2.1 Selon la jurisprudence, un travailleur qui jouit d'une situation
professionnelle comparable à celle d'un employeur n'a pas droit à
l'indemnité
de chômage lorsque, bien que licencié formellement par une
entreprise, il
continue à fixer les décisions de l'employeur ou à influencer
celles-ci de
manière déterminante. Dans le cas contraire, en effet, on
détournerait par le
biais d'une disposition sur l'indemnité de chômage la réglementation
en
matière d'indemnité en cas de réduction de l'horaire de travail, en
particulier l'art. 31 al. 3 let. c LACI (ATF 123 V 234).

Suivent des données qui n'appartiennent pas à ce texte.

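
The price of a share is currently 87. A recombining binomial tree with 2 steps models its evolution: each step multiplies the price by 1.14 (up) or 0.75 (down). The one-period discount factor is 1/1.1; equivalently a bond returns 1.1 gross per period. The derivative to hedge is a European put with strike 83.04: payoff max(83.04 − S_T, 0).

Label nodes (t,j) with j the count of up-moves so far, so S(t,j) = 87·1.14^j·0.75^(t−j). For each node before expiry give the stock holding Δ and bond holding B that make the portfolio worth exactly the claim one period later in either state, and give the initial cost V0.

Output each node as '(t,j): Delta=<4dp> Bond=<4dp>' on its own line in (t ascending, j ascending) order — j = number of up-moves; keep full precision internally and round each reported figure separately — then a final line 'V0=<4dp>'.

(0,0): Delta=-0.2780 Bond=25.8028
(1,0): Delta=-1.0000 Bond=75.4909
(1,1): Delta=-0.2238 Bond=22.9993
V0=1.6132

No-arbitrage ⇒ martingale measure with p* = (R−d)/(u−d) = 0.8974.
Terminal values V(2,·): V(2,0)=34.1025, V(2,1)=8.6550, V(2,2)=0.0000
(1,0): S=65.2500. Δ = (V_up−V_dn)/(S_up−S_dn) = (8.6550−34.1025)/(74.3850−48.9375) = -1.0000. V = [p*·8.6550 + (1−p*)·34.1025]/1.1 = 10.2409. B = V − Δ·S = 75.4909.
(1,1): S=99.1800. Δ = (V_up−V_dn)/(S_up−S_dn) = (0.0000−8.6550)/(113.0652−74.3850) = -0.2238. V = [p*·0.0000 + (1−p*)·8.6550]/1.1 = 0.8070. B = V − Δ·S = 22.9993.
(0,0): S=87.0000. Δ = (V_up−V_dn)/(S_up−S_dn) = (0.8070−10.2409)/(99.1800−65.2500) = -0.2780. V = [p*·0.8070 + (1−p*)·10.2409]/1.1 = 1.6132. B = V − Δ·S = 25.8028.
Root portfolio cost Δ·87+B reproduces V0=1.6132.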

A cet égard,
il
existe un étroit parallélisme entre le droit à l'indemnité en cas de
réduction de l'horaire de travail et le droit à l'indemnité de
chômage (voir
ATF 123 V 234). Toutefois, le seul fait qu'un assuré a obtenu un gain
intermédiaire provenant d'une activité indépendante ne suffit pas, à
lui
seul, pour nier la prise en considération de ce revenu au titre de
gain
intermédiaire au sens de l'art. 24 LACI (voir p. ex. Nussbaumer,
Arbeitslosenversicherung in : Schweizerisches Bundesverwaltungsrecht
[SBVR],
Soziale Sicherheit, ch. 342 avec un renvoi à SVR 1998 ALV n° 10
consid. 3;
Gerhards, Arbeitslosenversicherung: «Stempelferien»,
Zwischenverdienst und
Kurzarbeitsentschädigung für öffentliche Betriebe und Verwaltungen -
Drei
Streitfragen, in : RSAS 1994 p. 344 sv.). En effet, si, pendant une
période
de contrôle, l'assuré prend une activité indépendante, il a droit à la
compensation de sa perte de gain s'il est apte au placement,
c'est-à-dire
s'il est prêt à abandonner son activité indépendante pour prendre un
emploi
salarié qui se présenterait à lui et s'il poursuit des recherches
d'emploi
dans ce sens (voir p. ex. DTA 1998 n° 32 p. 176 consid. 2; Gerhards,
op.
cit., p. 344 sv.).
2.2 En procédure cantonale, le recourant à fait valoir un certain
nombre
d'arguments qui, selon lui, ne permettaient pas de conclure qu'il
avait
entrepris une activité indépendante excluant toute aptitude au
placement. Il
invoquait en particulier l'activité limitée et intermittente qu'il
avait
exercée par le biais de la Sàrl. Par ailleurs, il indiquait n'avoir
en aucun
cas eu l'intention d'exercer à terme une activité indépendante. Ainsi
a-t-il
allégué avoir trouvé un emploi salarié à 80 % au service de
A.________ à
partir du 1er janvier 2002, sans pour autant que la société eût cessé
ses
activités (procès-verbal de comparution personnelle du 30 mai 2002).
Il a
expliqué que sa situation était comparable à celle d'un intermittent
du
spectacle et que la société - constituée avec des moyens forts
limités -
était le seul moyen d'obtenir des contrats de travail temporaire dans
son
domaine d'activité.

3.
3.1Dans la partie «En droit» de leur jugement, les premiers juges se
bornent
à rappeler la teneur de l'art. 31 al. 3 let. c LACI selon lequel les
personnes qui fixent les décisions que prend l'employeur - ou peuvent
les
influencer considérablement - en qualité d'associé notamment n'ont
pas droit
à l'indemnité en cas de réduction de l'horaire de travail. Ils
affirment
ensuite qu'en sa qualité d'associé-gérant d'une Sàrl le recourant
entre dans
la catégorie des personnes qui ont la double qualité d'employeur et
d'employé. Selon eux, le recourant avait donc la possibilité de se
licencier
puis de se réengager, ce qui le plaçait dans une situation comparable
à celle
d'un employeur, de sorte qu'il était inapte au placement.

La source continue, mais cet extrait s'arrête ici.